The factor has been found to be only just significant, based on the 5% statistical test, so it was decided to conduct a more detailed analysis.

(ii) Discuss the further considerations you would take into account when deciding whether or not to keep this factor in the model. [5.5]

A

ii) Further considerations

It is not known what this factor is, although it is known to have five levels. An investigation would be needed as to whether these five levels are groupings of more detailed levels. [1⁄2]
If the former, then the original ungrouped factor could be included in the model instead, to test for significance …
… although this might be difficult if the factor has been grouped due to there being insufficient data. [1⁄2]
The parameter values associated with each of the five levels should be analysed to see if they are as expected, relative to each other. [1⁄2]
A graph of the values could be drawn, to enable this to be seen more clearly. [1⁄2]

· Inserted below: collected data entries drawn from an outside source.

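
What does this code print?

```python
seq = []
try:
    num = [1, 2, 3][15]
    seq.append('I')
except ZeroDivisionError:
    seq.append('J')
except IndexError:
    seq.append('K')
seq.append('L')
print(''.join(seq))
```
KL

IndexError is caught by its specific handler, not ZeroDivisionError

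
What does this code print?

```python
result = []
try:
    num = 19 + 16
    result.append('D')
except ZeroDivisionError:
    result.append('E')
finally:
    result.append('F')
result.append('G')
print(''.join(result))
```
DFG

finally runs after normal execution too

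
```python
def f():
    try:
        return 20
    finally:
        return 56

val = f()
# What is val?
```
56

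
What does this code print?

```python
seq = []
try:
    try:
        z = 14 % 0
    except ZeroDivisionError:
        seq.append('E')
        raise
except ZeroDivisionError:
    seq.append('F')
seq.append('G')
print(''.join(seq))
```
EFG

raise without argument re-raises current exception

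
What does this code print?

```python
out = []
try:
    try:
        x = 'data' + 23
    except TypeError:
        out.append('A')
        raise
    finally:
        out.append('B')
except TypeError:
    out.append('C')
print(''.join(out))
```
ABC

finally runs before re-raised exception propagates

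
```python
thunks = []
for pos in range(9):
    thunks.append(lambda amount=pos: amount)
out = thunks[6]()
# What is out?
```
6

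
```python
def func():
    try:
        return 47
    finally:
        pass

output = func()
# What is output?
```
47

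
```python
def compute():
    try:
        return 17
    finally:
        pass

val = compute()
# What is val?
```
17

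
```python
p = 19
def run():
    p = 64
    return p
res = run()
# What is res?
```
64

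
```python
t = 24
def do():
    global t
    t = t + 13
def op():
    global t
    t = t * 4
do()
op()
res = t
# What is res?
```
148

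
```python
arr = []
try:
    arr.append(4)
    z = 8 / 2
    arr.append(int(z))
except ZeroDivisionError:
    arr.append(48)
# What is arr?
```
[4, 4]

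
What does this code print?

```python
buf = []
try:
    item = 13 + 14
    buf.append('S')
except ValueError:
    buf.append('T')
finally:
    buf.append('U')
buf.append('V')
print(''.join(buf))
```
SUV

finally runs after normal execution too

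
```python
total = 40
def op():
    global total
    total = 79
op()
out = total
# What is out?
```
79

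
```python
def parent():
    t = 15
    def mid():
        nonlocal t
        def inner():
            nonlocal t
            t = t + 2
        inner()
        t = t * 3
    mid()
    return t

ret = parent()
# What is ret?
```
51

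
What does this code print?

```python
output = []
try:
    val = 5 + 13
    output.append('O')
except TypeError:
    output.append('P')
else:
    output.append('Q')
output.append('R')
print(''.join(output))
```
OQR

else block runs when no exception occurs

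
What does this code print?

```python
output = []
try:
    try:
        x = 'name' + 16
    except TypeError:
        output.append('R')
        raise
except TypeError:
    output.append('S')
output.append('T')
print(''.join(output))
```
RST

raise without argument re-raises current exception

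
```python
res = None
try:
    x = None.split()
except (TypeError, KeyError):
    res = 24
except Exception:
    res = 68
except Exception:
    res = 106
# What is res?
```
68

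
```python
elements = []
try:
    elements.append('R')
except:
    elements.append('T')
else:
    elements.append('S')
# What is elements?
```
['R', 'S']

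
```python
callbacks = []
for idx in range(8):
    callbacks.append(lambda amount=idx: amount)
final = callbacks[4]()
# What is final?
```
4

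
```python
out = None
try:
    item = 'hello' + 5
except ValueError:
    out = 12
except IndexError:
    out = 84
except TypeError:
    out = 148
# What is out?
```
148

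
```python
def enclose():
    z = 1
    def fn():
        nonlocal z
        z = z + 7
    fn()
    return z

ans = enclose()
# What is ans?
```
8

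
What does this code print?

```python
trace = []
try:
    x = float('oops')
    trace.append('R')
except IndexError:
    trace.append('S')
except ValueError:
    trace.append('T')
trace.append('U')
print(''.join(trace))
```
TU

ValueError is caught by its specific handler, not IndexError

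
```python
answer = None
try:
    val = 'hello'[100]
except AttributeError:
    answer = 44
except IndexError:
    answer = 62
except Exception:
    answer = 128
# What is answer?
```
62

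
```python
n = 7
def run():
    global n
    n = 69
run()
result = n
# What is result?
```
69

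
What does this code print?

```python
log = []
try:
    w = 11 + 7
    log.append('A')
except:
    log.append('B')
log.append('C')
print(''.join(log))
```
AC

No exception, try block completes normally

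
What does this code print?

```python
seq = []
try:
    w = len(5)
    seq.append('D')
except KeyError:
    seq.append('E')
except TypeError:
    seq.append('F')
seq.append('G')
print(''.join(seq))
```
FG

TypeError is caught by its specific handler, not KeyError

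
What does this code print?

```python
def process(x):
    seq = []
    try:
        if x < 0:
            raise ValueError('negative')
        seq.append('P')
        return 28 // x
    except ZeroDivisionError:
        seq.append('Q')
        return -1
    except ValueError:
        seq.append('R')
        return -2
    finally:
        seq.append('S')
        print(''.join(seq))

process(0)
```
PQS

x=0 causes ZeroDivisionError, caught, finally prints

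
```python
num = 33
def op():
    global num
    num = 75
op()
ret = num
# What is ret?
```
75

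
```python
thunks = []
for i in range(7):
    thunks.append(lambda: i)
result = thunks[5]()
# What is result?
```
6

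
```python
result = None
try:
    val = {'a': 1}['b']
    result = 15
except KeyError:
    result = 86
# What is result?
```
86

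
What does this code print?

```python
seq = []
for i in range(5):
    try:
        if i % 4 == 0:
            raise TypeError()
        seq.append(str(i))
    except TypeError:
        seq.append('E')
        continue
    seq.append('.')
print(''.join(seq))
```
E1.2.3.E

continue in except skips rest of loop body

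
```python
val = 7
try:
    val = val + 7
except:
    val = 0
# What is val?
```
14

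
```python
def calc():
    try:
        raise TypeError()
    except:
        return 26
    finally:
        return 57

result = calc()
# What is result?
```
57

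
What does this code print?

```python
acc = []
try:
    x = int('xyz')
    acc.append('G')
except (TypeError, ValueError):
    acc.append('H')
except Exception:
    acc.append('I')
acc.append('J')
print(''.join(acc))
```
HJ

ValueError matches tuple containing it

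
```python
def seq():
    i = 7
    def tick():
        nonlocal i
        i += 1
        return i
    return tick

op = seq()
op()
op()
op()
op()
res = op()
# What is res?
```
12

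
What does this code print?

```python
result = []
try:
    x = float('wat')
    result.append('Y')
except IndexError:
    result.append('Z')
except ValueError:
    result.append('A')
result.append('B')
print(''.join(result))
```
AB

ValueError is caught by its specific handler, not IndexError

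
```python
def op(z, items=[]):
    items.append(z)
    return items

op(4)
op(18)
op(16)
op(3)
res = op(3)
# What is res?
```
[4, 18, 16, 3, 3]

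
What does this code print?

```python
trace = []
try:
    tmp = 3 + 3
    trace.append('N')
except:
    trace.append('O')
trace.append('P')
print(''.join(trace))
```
NP

No exception, try block completes normally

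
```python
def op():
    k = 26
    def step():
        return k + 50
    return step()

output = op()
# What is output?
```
76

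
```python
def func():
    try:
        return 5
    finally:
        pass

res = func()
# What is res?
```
5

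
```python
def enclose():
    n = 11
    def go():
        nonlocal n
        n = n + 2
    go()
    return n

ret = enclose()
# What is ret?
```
13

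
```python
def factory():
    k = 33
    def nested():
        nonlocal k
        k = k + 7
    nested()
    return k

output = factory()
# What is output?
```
40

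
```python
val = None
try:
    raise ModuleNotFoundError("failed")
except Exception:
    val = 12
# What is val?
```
12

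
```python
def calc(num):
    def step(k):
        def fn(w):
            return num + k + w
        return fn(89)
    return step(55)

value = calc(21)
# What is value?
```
165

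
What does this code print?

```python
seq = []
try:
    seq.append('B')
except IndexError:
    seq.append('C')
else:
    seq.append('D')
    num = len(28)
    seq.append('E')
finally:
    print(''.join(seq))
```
BD

Try succeeds, else appends 'D', TypeError in else is uncaught, finally prints before exception propagates ('E' never appended)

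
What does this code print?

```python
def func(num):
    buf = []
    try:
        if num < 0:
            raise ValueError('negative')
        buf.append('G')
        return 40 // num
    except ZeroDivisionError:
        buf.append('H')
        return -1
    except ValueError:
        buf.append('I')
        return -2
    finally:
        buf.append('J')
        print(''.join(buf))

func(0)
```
GHJ

num=0 causes ZeroDivisionError, caught, finally prints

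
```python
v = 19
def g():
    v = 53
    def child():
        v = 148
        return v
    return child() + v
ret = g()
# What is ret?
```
201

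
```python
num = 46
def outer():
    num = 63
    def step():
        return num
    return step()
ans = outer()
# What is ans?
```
63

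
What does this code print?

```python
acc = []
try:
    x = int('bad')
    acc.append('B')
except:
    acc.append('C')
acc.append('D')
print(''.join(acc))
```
CD

Exception raised in try, caught by bare except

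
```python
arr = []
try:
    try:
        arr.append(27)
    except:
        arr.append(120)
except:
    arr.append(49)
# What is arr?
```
[27]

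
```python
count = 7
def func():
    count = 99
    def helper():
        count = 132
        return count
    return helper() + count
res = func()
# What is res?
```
231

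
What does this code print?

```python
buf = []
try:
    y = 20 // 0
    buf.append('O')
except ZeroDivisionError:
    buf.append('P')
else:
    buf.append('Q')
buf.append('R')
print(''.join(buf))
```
PR

else block skipped when exception is caught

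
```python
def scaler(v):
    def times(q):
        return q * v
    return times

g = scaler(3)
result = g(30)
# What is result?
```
90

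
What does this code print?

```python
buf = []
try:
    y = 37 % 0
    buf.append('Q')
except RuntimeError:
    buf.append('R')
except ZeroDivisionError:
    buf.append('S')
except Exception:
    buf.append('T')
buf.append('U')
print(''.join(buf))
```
SU

ZeroDivisionError matches before generic Exception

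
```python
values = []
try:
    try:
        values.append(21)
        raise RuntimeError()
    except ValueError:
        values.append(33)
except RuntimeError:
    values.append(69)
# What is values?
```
[21, 69]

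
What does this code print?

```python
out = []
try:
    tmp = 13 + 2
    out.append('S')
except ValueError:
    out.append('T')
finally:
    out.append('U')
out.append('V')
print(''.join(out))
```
SUV

finally runs after normal execution too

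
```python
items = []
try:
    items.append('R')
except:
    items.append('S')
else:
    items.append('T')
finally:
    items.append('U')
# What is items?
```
['R', 'T', 'U']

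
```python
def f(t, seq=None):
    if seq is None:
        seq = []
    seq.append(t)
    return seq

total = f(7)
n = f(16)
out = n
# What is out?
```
[16]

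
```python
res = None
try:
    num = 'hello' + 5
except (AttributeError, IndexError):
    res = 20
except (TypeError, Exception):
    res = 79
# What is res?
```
79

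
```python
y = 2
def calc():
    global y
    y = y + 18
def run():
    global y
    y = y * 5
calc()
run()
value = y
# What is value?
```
100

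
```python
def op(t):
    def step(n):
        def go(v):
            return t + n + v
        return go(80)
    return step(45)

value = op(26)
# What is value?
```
151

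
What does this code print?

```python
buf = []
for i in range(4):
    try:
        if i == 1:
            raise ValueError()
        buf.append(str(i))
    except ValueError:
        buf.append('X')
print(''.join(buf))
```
0X23

Exception on i=1 caught, loop continues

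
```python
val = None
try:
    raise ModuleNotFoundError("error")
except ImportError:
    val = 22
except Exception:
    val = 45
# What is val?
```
22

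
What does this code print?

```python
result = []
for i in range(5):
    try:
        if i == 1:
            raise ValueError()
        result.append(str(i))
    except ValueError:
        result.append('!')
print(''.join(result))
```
0!234

Exception on i=1 caught, loop continues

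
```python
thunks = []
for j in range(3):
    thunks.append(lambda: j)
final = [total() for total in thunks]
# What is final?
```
[2, 2, 2]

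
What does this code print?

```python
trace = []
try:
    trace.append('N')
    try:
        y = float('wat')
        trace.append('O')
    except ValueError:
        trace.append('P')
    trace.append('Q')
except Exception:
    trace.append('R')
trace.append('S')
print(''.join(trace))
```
NPQS

Inner exception caught by inner handler, outer continues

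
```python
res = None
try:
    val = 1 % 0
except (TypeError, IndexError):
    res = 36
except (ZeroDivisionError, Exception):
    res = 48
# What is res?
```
48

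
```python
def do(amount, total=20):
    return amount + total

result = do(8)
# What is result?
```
28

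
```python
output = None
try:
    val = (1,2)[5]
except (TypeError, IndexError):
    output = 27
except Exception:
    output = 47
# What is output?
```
27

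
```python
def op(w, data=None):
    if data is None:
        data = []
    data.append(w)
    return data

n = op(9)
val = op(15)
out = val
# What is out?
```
[15]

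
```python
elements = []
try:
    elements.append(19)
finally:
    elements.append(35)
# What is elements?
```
[19, 35]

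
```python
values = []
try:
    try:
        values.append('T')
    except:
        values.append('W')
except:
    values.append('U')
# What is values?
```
['T']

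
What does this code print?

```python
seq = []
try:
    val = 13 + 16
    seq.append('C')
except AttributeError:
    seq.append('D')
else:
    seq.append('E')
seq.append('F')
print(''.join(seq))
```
CEF

else block runs when no exception occurs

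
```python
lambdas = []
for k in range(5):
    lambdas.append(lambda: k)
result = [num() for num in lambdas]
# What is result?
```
[4, 4, 4, 4, 4]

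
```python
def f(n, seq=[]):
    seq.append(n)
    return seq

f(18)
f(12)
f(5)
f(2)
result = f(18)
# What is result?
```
[18, 12, 5, 2, 18]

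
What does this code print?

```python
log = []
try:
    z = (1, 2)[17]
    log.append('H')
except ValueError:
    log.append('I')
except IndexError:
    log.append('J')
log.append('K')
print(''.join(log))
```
JK

IndexError is caught by its specific handler, not ValueError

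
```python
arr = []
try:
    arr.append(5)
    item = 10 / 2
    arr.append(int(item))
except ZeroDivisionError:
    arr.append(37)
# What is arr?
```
[5, 5]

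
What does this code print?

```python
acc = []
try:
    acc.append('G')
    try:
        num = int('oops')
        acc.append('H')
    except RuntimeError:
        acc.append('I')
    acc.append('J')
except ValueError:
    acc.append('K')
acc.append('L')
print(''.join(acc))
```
GKL

Inner handler doesn't match, propagates to outer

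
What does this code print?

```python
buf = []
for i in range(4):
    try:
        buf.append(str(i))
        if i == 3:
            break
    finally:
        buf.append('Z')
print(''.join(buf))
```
0Z1Z2Z3Z

finally runs even when breaking out of loop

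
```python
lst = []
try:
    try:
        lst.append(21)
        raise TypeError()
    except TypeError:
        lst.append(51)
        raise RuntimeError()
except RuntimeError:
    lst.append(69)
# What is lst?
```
[21, 51, 69]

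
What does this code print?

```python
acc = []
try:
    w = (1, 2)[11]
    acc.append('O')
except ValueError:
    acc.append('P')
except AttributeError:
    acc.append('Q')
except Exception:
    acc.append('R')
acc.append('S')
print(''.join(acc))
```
RS

IndexError not specifically caught, falls to Exception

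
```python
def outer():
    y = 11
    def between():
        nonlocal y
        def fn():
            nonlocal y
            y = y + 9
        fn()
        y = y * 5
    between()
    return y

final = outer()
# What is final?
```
100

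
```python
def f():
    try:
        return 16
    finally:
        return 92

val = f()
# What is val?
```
92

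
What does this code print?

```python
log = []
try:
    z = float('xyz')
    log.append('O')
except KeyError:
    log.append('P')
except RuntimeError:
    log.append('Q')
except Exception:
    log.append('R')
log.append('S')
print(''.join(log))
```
RS

ValueError not specifically caught, falls to Exception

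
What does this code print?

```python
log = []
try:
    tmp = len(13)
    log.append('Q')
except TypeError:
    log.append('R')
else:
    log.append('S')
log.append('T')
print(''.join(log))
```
RT

else block skipped when exception is caught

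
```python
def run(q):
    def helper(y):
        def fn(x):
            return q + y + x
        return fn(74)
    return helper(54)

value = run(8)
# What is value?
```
136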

For example, it could be that the relativity for the “Unknown” level is so different to the relativities for the other levels that it is this alone that is making the factor appear statistically significant. [1⁄2]
If this is the case, then the factor is not really adding much in terms of predictive power for the future. [1⁄2]
Alternatively, “Unknown” could be grouped with one of the other levels and the model refitted to see whether it is then statistically significant. [1⁄2]
An interaction between this factor and some measure of time should also be fitted, to show whether the pattern observed for the relativities is consistent over time. [1⁄2]
If the pattern is not consistent then this factor may be rejected on the basis that it does not show a stable pattern and is therefore not useful for predicting the future.
Consideration should be given to whether the factor is likely to be acceptable to policyholders …
[1⁄2] … and brokers, eg their systems may be unable to handle an extra rating factor. [1⁄2]
If this factor has been used in previous rating exercises for this book of business, it would be more likely to be kept it the model this time. [1⁄2]
If this factor has not been used before in general, then the practicalities of how easily it could be incorporated into the rating algorithms should be considered. [1⁄2]
If it is likely to take a lot of IT time to build the relevant tables then this would be an argument for not using the factor.
Consideration should also be given to whether this factor is used by other insurers in the PMI market.
[1⁄2] [1⁄2]
If this factor is dropped from our model while other insurers continue to use it then this could lead to anti-selection.
[1⁄2]
[Maximum 6]

34
Q

Notes Q18.5
Explain whether a normal distribution would be appropriate for modelling claims costs per policyholder per month for a PMI contract. [1.75]

A

There is likely to be a large number of policyholders with zero or very small claims✓✓ and a small number of people with very large claims✓, ie the true distribution will be positively skewed✓. The normal distribution does not have this property✓.
A normal distribution can also take negative values, which would be inappropriate.✓✓

35
Q

Describe the workings of a “Link Function”. [2.5]

A

The link function acts to remove the assumption that the effects of different variables must simply be added together.✓✓
It must be both differentiable✓ and monotonic✓ (either strictly increasing or strictly decreasing)✓.
Typical link functions include the log, logit and identity functions.✓✓

The log link function is of particular interest in pricing✓ because its use results in a model where the effects of different rating factors are multiplied together✓✓.